L’équipage se dirigea immédiatement vers le premier groupe de pieux, mais Barlennan leur dit d’attendre.

— Il n’y en a pas autant à bloquer le canal que nous creusions. Don, le Volant a-t-il dit combien de temps cela prendrait pour les extraire avec cet appareil ?

— Il n’était pas sûr, car il ne sait pas jusqu’à quelle profondeur ils sont enterrés et à quelle vitesse nous pourrons opérer. Mais il supposait un jour environ par pieu … plus vite que nous ne pourrions les couper.

— Mais pas assez vite pour que nous ne gagnions pas de temps en terminant ce canal pendant que vous prenez tous les hommes dont vous aurez besoin pour retirer les pieux. À propos, est-ce qu’il vous a dit le nom de cette chose ?

— Il l’appelle un palan différentiel. Le premier mot est assez clair, mais je ne vois pas comment traduire le second … ce n’est qu’un bruit pour moi.

— Pour moi aussi. Disons donc « différentiel ». Au travail. Votre quart au palan et le mien au canal.

L’équipage se mit à la tâche avec courage.

Le canal fut terminé le premier, car on vit rapidement que la plupart des marins pouvaient être occupés à creuser. Deux d’entre eux seulement, se relayant toutes les quelques minutes, suffisaient à faire glisser très lentement les pieux hors du sol dur. À la grande satisfaction de Barlennan, les têtes vinrent avec, et il eut ainsi huit pieux très impressionnants quand l’opération fut achevée. Ses compatriotes travaillaient peu la pierre, et selon son estimation les têtes de quartz devaient représenter une grande valeur.
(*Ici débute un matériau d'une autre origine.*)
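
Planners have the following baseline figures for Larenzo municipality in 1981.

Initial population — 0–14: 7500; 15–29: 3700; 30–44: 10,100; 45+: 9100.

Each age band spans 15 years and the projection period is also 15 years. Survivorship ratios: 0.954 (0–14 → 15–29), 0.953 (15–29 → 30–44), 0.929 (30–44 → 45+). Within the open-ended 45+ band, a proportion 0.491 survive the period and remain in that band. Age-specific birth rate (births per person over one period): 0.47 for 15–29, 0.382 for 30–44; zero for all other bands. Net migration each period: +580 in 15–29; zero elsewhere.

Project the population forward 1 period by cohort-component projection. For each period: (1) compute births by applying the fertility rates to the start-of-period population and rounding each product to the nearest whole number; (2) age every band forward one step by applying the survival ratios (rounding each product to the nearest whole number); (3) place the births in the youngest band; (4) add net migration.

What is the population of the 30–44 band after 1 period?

3526

(Bands numbered youngest = 1 to oldest = 4.)
After projecting period 1:
Births: 3700 * 0.47 = 1739  |  10100 * 0.382 = 3858 — total 5597
Band 2: 7500 * 0.954 = 7155
Band 3: 3700 * 0.953 = 3526
Band 4: 10100 * 0.929 + 9100 * 0.491 = 9383 + 4468 = 13851
Net migration: Band 2 + 580 → 7735
→ [5597, 7735, 3526, 13851]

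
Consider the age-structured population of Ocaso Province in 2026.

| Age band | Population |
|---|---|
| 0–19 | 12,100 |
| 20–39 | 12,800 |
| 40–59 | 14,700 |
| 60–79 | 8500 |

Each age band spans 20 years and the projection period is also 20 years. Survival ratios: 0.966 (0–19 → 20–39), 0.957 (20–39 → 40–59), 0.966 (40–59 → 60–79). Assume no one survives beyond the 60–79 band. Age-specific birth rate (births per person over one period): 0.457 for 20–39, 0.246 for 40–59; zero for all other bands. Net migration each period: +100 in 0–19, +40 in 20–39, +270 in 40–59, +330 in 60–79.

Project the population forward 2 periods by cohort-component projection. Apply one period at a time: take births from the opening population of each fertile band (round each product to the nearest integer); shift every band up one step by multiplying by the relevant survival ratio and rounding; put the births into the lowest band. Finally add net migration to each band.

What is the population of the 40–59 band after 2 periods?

11495

Let group 1 be 0–19 through group 4 = 60–79.
Period 1:
Births: 12800 * 0.457 = 5850, 14700 * 0.246 = 3616 → 9466
Group 2: 12100 * 0.966 = 11689
Group 3: 12800 * 0.957 = 12250
Group 4: 14700 * 0.966 = 14200
Net migration: Group 1 + 100 → 9566; Group 2 + 40 → 11729; Group 3 + 270 → 12520; Group 4 + 330 → 14530
→ [9566, 11729, 12520, 14530]
Period 2:
Births: 11729 * 0.457 = 5360, 12520 * 0.246 = 3080 → 8440
Group 2: 9566 * 0.966 = 9241
Group 3: 11729 * 0.957 = 11225
Group 4: 12520 * 0.966 = 12094
Net migration: Group 1 + 100 → 8540; Group 2 + 40 → 9281; Group 3 + 270 → 11495; Group 4 + 330 → 12424
→ [8540, 9281, 11495, 12424]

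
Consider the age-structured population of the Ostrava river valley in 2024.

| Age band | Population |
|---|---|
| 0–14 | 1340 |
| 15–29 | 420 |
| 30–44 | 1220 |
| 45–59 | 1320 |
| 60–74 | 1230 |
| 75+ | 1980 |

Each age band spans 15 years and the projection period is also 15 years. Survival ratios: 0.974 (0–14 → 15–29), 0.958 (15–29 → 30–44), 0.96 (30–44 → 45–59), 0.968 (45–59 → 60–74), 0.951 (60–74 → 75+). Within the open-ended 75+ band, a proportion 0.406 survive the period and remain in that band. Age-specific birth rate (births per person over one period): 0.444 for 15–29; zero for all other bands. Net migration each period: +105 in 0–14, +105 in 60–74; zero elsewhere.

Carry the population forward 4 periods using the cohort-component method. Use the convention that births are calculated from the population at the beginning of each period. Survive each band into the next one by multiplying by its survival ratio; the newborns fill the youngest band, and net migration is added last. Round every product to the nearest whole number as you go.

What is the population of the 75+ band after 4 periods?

1283

Period 1.
Births: 420 × 0.444 = 186
15–29: 1340 × 0.974 = 1305
30–44: 420 × 0.958 = 402
45–59: 1220 × 0.96 = 1171
60–74: 1320 × 0.968 = 1278
75+: 1230 × 0.951 + 1980 × 0.406 = 1170 + 804 = 1974
Net migration: 0–14 + 105 → 291; 60–74 + 105 → 1383
Giving 291 / 1305 / 402 / 1171 / 1383 / 1974.
Period 2.
Births: 1305 × 0.444 = 579
15–29: 291 × 0.974 = 283
30–44: 1305 × 0.958 = 1250
45–59: 402 × 0.96 = 386
60–74: 1171 × 0.968 = 1134
75+: 1383 × 0.951 + 1974 × 0.406 = 1315 + 801 = 2116
Net migration: 0–14 + 105 → 684; 60–74 + 105 → 1239
Giving 684 / 283 / 1250 / 386 / 1239 / 2116.
Period 3.
Births: 283 × 0.444 = 126
15–29: 684 × 0.974 = 666
30–44: 283 × 0.958 = 271
45–59: 1250 × 0.96 = 1200
60–74: 386 × 0.968 = 374
75+: 1239 × 0.951 + 2116 × 0.406 = 1178 + 859 = 2037
Net migration: 0–14 + 105 → 231; 60–74 + 105 → 479
Giving 231 / 666 / 271 / 1200 / 479 / 2037.
Period 4.
Births: 666 × 0.444 = 296
15–29: 231 × 0.974 = 225
30–44: 666 × 0.958 = 638
45–59: 271 × 0.96 = 260
60–74: 1200 × 0.968 = 1162
75+: 479 × 0.951 + 2037 × 0.406 = 456 + 827 = 1283
Net migration: 0–14 + 105 → 401; 60–74 + 105 → 1267
Giving 401 / 225 / 638 / 260 / 1267 / 1283.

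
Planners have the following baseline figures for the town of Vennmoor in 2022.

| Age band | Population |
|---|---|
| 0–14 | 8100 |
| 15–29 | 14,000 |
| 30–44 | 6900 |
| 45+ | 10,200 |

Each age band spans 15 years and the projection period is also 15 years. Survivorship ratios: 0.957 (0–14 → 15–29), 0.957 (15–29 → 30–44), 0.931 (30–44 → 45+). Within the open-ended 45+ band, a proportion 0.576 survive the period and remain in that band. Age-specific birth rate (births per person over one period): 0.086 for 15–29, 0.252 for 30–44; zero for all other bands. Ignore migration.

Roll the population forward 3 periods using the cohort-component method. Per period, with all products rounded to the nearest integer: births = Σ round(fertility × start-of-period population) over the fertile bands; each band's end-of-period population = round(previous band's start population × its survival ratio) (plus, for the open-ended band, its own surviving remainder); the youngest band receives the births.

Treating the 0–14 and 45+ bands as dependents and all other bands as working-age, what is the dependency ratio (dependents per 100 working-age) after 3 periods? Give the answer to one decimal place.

Let group 1 be 0–14 through group 4 = 45+.
— Period 1 —
Births: 14000 × 0.086 = 1204  |  6900 × 0.252 = 1739 → total 2943
Group 2: 8100 × 0.957 = 7752
Group 3: 14000 × 0.957 = 13398
Group 4: 6900 × 0.931 + 10200 × 0.576 = 6424 + 5875 = 12299
Population now: 0–14=2943, 15–29=7752, 30–44=13398, 45+=12299
— Period 2 —
Births: 7752 × 0.086 = 667  |  13398 × 0.252 = 3376 → total 4043
Group 2: 2943 × 0.957 = 2816
Group 3: 7752 × 0.957 = 7419
Group 4: 13398 × 0.931 + 12299 × 0.576 = 12474 + 7084 = 19558
Population now: 0–14=4043, 15–29=2816, 30–44=7419, 45+=19558
— Period 3 —
Births: 2816 × 0.086 = 242  |  7419 × 0.252 = 1870 → total 2112
Group 2: 4043 × 0.957 = 3869
Group 3: 2816 × 0.957 = 2695
Group 4: 7419 × 0.931 + 19558 × 0.576 = 6907 + 11265 = 18172
Population now: 0–14=2112, 15–29=3869, 30–44=2695, 45+=18172
Dependents (band 0–14 + band 45+) = 2112 + 18172 = 20284; working-age = 6564; ratio = 20284/6564 × 100 = 309.0

309.0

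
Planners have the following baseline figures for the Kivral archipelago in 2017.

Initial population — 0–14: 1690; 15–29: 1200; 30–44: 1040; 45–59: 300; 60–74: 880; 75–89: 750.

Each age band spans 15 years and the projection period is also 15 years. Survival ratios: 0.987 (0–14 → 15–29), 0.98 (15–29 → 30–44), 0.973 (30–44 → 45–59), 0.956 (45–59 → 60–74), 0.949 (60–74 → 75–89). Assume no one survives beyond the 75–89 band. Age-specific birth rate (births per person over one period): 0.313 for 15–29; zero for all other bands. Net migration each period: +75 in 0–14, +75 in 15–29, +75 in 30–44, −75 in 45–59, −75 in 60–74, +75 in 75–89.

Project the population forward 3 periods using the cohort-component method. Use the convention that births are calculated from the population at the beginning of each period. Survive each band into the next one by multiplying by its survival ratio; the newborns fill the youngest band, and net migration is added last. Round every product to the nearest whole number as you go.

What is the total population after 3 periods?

— Period 1 —
Births: 1200 × 0.313 = 376
15–29: 1690 × 0.987 = 1668
30–44: 1200 × 0.98 = 1176
45–59: 1040 × 0.973 = 1012
60–74: 300 × 0.956 = 287
75–89: 880 × 0.949 = 835
Net migration: 0–14 + 75 → 451; 15–29 + 75 → 1743; 30–44 + 75 → 1251; 45–59 − 75 → 937; 60–74 − 75 → 212; 75–89 + 75 → 910
Population now: 0–14=451, 15–29=1743, 30–44=1251, 45–59=937, 60–74=212, 75–89=910
— Period 2 —
Births: 1743 × 0.313 = 546
15–29: 451 × 0.987 = 445
30–44: 1743 × 0.98 = 1708
45–59: 1251 × 0.973 = 1217
60–74: 937 × 0.956 = 896
75–89: 212 × 0.949 = 201
Net migration: 0–14 + 75 → 621; 15–29 + 75 → 520; 30–44 + 75 → 1783; 45–59 − 75 → 1142; 60–74 − 75 → 821; 75–89 + 75 → 276
Population now: 0–14=621, 15–29=520, 30–44=1783, 45–59=1142, 60–74=821, 75–89=276
— Period 3 —
Births: 520 × 0.313 = 163
15–29: 621 × 0.987 = 613
30–44: 520 × 0.98 = 510
45–59: 1783 × 0.973 = 1735
60–74: 1142 × 0.956 = 1092
75–89: 821 × 0.949 = 779
Net migration: 0–14 + 75 → 238; 15–29 + 75 → 688; 30–44 + 75 → 585; 45–59 − 75 → 1660; 60–74 − 75 → 1017; 75–89 + 75 → 854
Population now: 0–14=238, 15–29=688, 30–44=585, 45–59=1660, 60–74=1017, 75–89=854
Total after period 3: 238 + 688 + 585 + 1660 + 1017 + 854 = 5042

5042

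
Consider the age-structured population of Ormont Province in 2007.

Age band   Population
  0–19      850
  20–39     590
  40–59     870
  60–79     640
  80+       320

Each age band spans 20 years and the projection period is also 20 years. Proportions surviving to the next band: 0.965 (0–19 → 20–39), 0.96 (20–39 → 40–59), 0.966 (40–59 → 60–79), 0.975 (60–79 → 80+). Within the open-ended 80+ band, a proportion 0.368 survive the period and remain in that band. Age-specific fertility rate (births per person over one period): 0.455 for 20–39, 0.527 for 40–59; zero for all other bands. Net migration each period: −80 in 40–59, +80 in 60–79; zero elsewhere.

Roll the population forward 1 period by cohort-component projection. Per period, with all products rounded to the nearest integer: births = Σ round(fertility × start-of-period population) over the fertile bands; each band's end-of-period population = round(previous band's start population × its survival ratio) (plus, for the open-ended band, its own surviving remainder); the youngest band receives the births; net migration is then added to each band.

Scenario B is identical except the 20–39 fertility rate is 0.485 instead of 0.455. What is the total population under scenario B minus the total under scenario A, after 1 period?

18

Numbering the groups 1..5 from youngest to oldest:
— Period 1 —
Births: 590 * 0.455 = 268, 870 * 0.527 = 458 ⇒ total 726
Group 2: 850 * 0.965 = 820
Group 3: 590 * 0.96 = 566
Group 4: 870 * 0.966 = 840
Group 5: 640 * 0.975 + 320 * 0.368 = 624 + 118 = 742
Net migration: Group 3 − 80 → 486; Group 4 + 80 → 920
→ [726, 820, 486, 920, 742]
Scenario A total after 1 period: 3694
Scenario B projection —
— Period 1 —
Births: 590 * 0.485 = 286, 870 * 0.527 = 458 ⇒ total 744
Group 2: 850 * 0.965 = 820
Group 3: 590 * 0.96 = 566
Group 4: 870 * 0.966 = 840
Group 5: 640 * 0.975 + 320 * 0.368 = 624 + 118 = 742
Net migration: Group 3 − 80 → 486; Group 4 + 80 → 920
→ [744, 820, 486, 920, 742]
Scenario B total after 1 period: 3712
Difference B − A = 3712 − 3694 = 18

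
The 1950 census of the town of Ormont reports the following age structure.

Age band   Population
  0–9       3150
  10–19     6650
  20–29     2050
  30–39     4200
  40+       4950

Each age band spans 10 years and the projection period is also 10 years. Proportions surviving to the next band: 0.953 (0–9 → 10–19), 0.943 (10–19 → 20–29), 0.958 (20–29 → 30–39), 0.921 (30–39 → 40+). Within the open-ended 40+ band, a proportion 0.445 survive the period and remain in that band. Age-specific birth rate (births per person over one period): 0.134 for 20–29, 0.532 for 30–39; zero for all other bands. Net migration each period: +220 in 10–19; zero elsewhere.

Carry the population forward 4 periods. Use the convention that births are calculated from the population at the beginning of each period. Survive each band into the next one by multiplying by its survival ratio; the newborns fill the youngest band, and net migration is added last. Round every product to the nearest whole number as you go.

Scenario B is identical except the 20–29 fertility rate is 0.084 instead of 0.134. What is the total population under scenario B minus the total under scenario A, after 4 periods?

-646

Numbering the groups 1..5 from youngest to oldest:
Period 1:
Births: 2050 * 0.134 = 275, 4200 * 0.532 = 2234 — total 2509
Group 2: 3150 * 0.953 = 3002
Group 3: 6650 * 0.943 = 6271
Group 4: 2050 * 0.958 = 1964
Group 5: 4200 * 0.921 + 4950 * 0.445 = 3868 + 2203 = 6071
Net migration: Group 2 + 220 → 3222
Population now: 0–9=2509, 10–19=3222, 20–29=6271, 30–39=1964, 40+=6071
Period 2:
Births: 6271 * 0.134 = 840, 1964 * 0.532 = 1045 — total 1885
Group 2: 2509 * 0.953 = 2391
Group 3: 3222 * 0.943 = 3038
Group 4: 6271 * 0.958 = 6008
Group 5: 1964 * 0.921 + 6071 * 0.445 = 1809 + 2702 = 4511
Net migration: Group 2 + 220 → 2611
Population now: 0–9=1885, 10–19=2611, 20–29=3038, 30–39=6008, 40+=4511
Period 3:
Births: 3038 * 0.134 = 407, 6008 * 0.532 = 3196 — total 3603
Group 2: 1885 * 0.953 = 1796
Group 3: 2611 * 0.943 = 2462
Group 4: 3038 * 0.958 = 2910
Group 5: 6008 * 0.921 + 4511 * 0.445 = 5533 + 2007 = 7540
Net migration: Group 2 + 220 → 2016
Population now: 0–9=3603, 10–19=2016, 20–29=2462, 30–39=2910, 40+=7540
Period 4:
Births: 2462 * 0.134 = 330, 2910 * 0.532 = 1548 — total 1878
Group 2: 3603 * 0.953 = 3434
Group 3: 2016 * 0.943 = 1901
Group 4: 2462 * 0.958 = 2359
Group 5: 2910 * 0.921 + 7540 * 0.445 = 2680 + 3355 = 6035
Net migration: Group 2 + 220 → 3654
Population now: 0–9=1878, 10–19=3654, 20–29=1901, 30–39=2359, 40+=6035
Scenario A total after 4 periods: 15827
Scenario B projection —
Period 1:
Births: 2050 * 0.084 = 172, 4200 * 0.532 = 2234 — total 2406
Group 2: 3150 * 0.953 = 3002
Group 3: 6650 * 0.943 = 6271
Group 4: 2050 * 0.958 = 1964
Group 5: 4200 * 0.921 + 4950 * 0.445 = 3868 + 2203 = 6071
Net migration: Group 2 + 220 → 3222
Population now: 0–9=2406, 10–19=3222, 20–29=6271, 30–39=1964, 40+=6071
Period 2:
Births: 6271 * 0.084 = 527, 1964 * 0.532 = 1045 — total 1572
Group 2: 2406 * 0.953 = 2293
Group 3: 3222 * 0.943 = 3038
Group 4: 6271 * 0.958 = 6008
Group 5: 1964 * 0.921 + 6071 * 0.445 = 1809 + 2702 = 4511
Net migration: Group 2 + 220 → 2513
Population now: 0–9=1572, 10–19=2513, 20–29=3038, 30–39=6008, 40+=4511
Period 3:
Births: 3038 * 0.084 = 255, 6008 * 0.532 = 3196 — total 3451
Group 2: 1572 * 0.953 = 1498
Group 3: 2513 * 0.943 = 2370
Group 4: 3038 * 0.958 = 2910
Group 5: 6008 * 0.921 + 4511 * 0.445 = 5533 + 2007 = 7540
Net migration: Group 2 + 220 → 1718
Population now: 0–9=3451, 10–19=1718, 20–29=2370, 30–39=2910, 40+=7540
Period 4:
Births: 2370 * 0.084 = 199, 2910 * 0.532 = 1548 — total 1747
Group 2: 3451 * 0.953 = 3289
Group 3: 1718 * 0.943 = 1620
Group 4: 2370 * 0.958 = 2270
Group 5: 2910 * 0.921 + 7540 * 0.445 = 2680 + 3355 = 6035
Net migration: Group 2 + 220 → 3509
Population now: 0–9=1747, 10–19=3509, 20–29=1620, 30–39=2270, 40+=6035
Scenario B total after 4 periods: 15181
Difference B − A = 15181 − 15827 = -646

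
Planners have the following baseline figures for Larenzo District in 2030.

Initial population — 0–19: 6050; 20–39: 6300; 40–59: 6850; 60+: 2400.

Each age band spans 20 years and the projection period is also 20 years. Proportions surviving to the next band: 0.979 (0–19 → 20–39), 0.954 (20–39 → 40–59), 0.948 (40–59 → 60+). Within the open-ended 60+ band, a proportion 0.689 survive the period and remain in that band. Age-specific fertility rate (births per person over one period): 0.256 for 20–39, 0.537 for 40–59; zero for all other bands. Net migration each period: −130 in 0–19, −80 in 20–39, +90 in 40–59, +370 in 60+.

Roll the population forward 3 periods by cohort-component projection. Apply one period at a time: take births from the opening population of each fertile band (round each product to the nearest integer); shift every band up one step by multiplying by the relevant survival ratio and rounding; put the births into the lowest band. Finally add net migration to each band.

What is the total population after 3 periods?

(Bands numbered youngest = 1 to oldest = 4.)
Period 1:
Births: 6300 × 0.256 = 1613  |  6850 × 0.537 = 3678 ⇒ total 5291
Band 2: 6050 × 0.979 = 5923
Band 3: 6300 × 0.954 = 6010
Band 4: 6850 × 0.948 + 2400 × 0.689 = 6494 + 1654 = 8148
Net migration: Band 1 − 130 → 5161; Band 2 − 80 → 5843; Band 3 + 90 → 6100; Band 4 + 370 → 8518
Population now: 0–19=5161, 20–39=5843, 40–59=6100, 60+=8518
Period 2:
Births: 5843 × 0.256 = 1496  |  6100 × 0.537 = 3276 ⇒ total 4772
Band 2: 5161 × 0.979 = 5053
Band 3: 5843 × 0.954 = 5574
Band 4: 6100 × 0.948 + 8518 × 0.689 = 5783 + 5869 = 11652
Net migration: Band 1 − 130 → 4642; Band 2 − 80 → 4973; Band 3 + 90 → 5664; Band 4 + 370 → 12022
Population now: 0–19=4642, 20–39=4973, 40–59=5664, 60+=12022
Period 3:
Births: 4973 × 0.256 = 1273  |  5664 × 0.537 = 3042 ⇒ total 4315
Band 2: 4642 × 0.979 = 4545
Band 3: 4973 × 0.954 = 4744
Band 4: 5664 × 0.948 + 12022 × 0.689 = 5369 + 8283 = 13652
Net migration: Band 1 − 130 → 4185; Band 2 − 80 → 4465; Band 3 + 90 → 4834; Band 4 + 370 → 14022
Population now: 0–19=4185, 20–39=4465, 40–59=4834, 60+=14022
Total after period 3: 4185 + 4465 + 4834 + 14022 = 27506

27506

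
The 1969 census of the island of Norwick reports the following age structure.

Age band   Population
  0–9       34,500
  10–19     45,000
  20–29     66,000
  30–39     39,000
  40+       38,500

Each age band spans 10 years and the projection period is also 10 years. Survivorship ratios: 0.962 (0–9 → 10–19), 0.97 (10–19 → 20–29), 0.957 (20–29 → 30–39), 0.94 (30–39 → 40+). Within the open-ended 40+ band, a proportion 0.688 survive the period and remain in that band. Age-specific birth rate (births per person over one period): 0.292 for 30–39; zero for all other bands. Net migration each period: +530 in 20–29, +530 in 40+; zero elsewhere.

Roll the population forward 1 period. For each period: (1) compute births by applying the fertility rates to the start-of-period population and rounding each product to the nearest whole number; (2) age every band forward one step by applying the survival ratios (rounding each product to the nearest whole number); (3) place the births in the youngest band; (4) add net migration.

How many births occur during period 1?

11388

Let band 1 be 0–9 through band 5 = 40+.
Period 1.
Births: 39000 × 0.292 = 11388
Band 2: 34500 × 0.962 = 33189
Band 3: 45000 × 0.97 = 43650
Band 4: 66000 × 0.957 = 63162
Band 5: 39000 × 0.94 + 38500 × 0.688 = 36660 + 26488 = 63148
Net migration: Band 3 + 530 → 44180; Band 5 + 530 → 63678
→ [11388, 33189, 44180, 63162, 63678]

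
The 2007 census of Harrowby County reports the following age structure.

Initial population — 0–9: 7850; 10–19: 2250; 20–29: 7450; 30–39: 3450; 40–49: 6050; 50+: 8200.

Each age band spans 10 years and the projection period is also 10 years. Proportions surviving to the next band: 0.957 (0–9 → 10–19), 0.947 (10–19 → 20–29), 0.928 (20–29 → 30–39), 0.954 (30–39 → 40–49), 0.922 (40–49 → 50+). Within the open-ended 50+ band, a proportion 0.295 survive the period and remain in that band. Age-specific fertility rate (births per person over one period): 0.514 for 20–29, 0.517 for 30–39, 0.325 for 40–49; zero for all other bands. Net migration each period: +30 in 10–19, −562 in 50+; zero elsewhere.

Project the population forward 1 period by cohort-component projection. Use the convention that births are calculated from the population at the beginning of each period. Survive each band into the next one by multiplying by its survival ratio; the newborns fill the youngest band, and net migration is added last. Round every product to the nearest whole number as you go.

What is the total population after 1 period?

Let band 1 be 0–9 through band 6 = 50+.
[period 1]
Births: 7450 * 0.514 = 3829  |  3450 * 0.517 = 1784  |  6050 * 0.325 = 1966 → total 7579
Band 2: 7850 * 0.957 = 7512
Band 3: 2250 * 0.947 = 2131
Band 4: 7450 * 0.928 = 6914
Band 5: 3450 * 0.954 = 3291
Band 6: 6050 * 0.922 + 8200 * 0.295 = 5578 + 2419 = 7997
Net migration: Band 2 + 30 → 7542; Band 6 − 562 → 7435
End of period: [7579, 7542, 2131, 6914, 3291, 7435]
Total after period 1: 7579 + 7542 + 2131 + 6914 + 3291 + 7435 = 34892

34892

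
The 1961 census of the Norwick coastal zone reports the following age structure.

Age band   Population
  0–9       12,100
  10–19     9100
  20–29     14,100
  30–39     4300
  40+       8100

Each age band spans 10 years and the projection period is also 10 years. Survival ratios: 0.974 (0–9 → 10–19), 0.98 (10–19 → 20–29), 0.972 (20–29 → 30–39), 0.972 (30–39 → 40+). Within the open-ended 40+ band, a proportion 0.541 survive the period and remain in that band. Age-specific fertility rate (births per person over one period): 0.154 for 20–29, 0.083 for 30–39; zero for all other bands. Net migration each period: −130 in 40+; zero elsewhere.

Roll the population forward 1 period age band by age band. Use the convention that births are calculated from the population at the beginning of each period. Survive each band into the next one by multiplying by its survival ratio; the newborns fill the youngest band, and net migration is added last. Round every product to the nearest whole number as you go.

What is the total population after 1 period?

45368

— Period 1 —
Births: 14100 × 0.154 = 2171  |  4300 × 0.083 = 357 — total 2528
10–19: 12100 × 0.974 = 11785
20–29: 9100 × 0.98 = 8918
30–39: 14100 × 0.972 = 13705
40+: 4300 × 0.972 + 8100 × 0.541 = 4180 + 4382 = 8562
Net migration: 40+ − 130 → 8432
End of period: [2528, 11785, 8918, 13705, 8432]
Total after period 1: 2528 + 11785 + 8918 + 13705 + 8432 = 45368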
La barrière enfin dépassée, la distance jusqu’au lac était relativement courte. Et là, ils s’arrêtèrent pour rassembler le Bree selon sa forme naturelle, ce qui fut fait très vite — l’équipage pouvait à présent être considéré comme expert en ce domaine — et une fois de plus le bateau flotta dans des eaux assez profondes.